The process is fast and the profiles you get are crisper and more intricate than what comes off a lumber rack. You can also make use of wood species beyond all that ordinary pine and oak. And if you ever choose to sell your house, explain to prospective buyers the benefits of your particular shop-milled crown, and the mystique may even let you talk up the price, too.
It’s been possible to mill narrow crown moulding yourself for years, but today’s wide-crown revolution is different. The innovation that makes it possible is a dual router bit system. Mill the top half of the profile with one pass, flip your wood over on edge, then mill the lower half with the second bit. The two mating profiles are shaped to work together, meshing seamlessly where they overlap the wood in the middle.
For best results, start with lengths of flat, twist-free, clear 1×6 wood of your choice. You’ll also need a decent router table and fence, though it doesn’t have to be large. The main thing is that the table top be perfectly flat or slightly crowned. But watch out. A dished table top, on the other hand, is big trouble because it causes the wood to rise and fall relative to the bit as the leading end, the middle then the trailing end of each board passes across the dished zone. Even 1/16” of a dish can get you in trouble.
Steady feeding of the wood is also key. Jiggle the wood around — even a little — and you’ll get less than perfect results. That’s why you’ll want to use featherboards whenever you can to hold each piece of wood tightly against the fence. A continuous feed rate makes a smoother profile than if the wood stops and starts while routing. Have someone on each end of the wood as it goes through, to keep it moving.

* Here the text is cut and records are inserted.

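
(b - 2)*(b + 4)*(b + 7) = b^3 + 9*b^2 + 6*b - 56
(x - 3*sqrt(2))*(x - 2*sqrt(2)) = x^2 - 5*sqrt(2)*x + 12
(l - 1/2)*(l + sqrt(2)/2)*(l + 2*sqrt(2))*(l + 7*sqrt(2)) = l^4 - l^3/2 + 19*sqrt(2)*l^3/2 - 19*sqrt(2)*l^2/4 + 37*l^2 - 37*l/2 + 14*sqrt(2)*l - 7*sqrt(2)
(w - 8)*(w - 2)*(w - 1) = w^3 - 11*w^2 + 26*w - 16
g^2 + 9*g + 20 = (g + 4)*(g + 5)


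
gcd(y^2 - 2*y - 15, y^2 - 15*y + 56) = 1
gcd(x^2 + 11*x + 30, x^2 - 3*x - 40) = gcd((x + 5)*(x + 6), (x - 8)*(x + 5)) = x + 5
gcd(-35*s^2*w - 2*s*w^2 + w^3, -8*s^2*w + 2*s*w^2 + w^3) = w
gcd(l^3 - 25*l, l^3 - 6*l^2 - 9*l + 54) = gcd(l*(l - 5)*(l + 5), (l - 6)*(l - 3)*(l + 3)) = 1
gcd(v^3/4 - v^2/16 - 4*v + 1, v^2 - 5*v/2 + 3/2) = 1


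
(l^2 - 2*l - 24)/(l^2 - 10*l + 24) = (l + 4)/(l - 4)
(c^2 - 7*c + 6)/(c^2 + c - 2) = (c - 6)/(c + 2)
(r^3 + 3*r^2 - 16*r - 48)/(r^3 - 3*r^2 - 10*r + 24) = (r + 4)/(r - 2)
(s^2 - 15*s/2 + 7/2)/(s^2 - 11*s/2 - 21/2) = (2*s - 1)/(2*s + 3)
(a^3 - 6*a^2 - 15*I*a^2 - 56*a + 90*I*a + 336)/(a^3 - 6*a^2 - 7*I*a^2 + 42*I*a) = (a - 8*I)/a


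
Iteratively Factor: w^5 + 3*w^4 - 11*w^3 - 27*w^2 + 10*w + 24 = (w + 4)*(w^4 - w^3 - 7*w^2 + w + 6) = (w + 2)*(w + 4)*(w^3 - 3*w^2 - w + 3) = (w - 3)*(w + 2)*(w + 4)*(w^2 - 1) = (w - 3)*(w - 1)*(w + 2)*(w + 4)*(w + 1)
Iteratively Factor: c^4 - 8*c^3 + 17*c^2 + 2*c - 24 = (c - 4)*(c^3 - 4*c^2 + c + 6) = (c - 4)*(c - 3)*(c^2 - c - 2) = (c - 4)*(c - 3)*(c + 1)*(c - 2)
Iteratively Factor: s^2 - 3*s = (s)*(s - 3)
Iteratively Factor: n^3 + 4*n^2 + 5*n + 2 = (n + 1)*(n^2 + 3*n + 2) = (n + 1)*(n + 2)*(n + 1)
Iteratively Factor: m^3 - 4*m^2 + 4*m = (m)*(m^2 - 4*m + 4) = m*(m - 2)*(m - 2)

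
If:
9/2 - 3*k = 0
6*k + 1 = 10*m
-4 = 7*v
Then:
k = 3/2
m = 1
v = -4/7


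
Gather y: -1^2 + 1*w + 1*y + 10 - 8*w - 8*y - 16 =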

The only thing that each pair of wide crown bits doesn’t do is create the angled edges that allow the crown to sit tight to the ceiling and walls. You can get router bits for this purpose for different spring angles, or saw the angle on a tablesaw. Either way, a little care with your router table yields some beautiful crown, at a fraction of the cost of the same off-the-shelf profiles everyone else is using.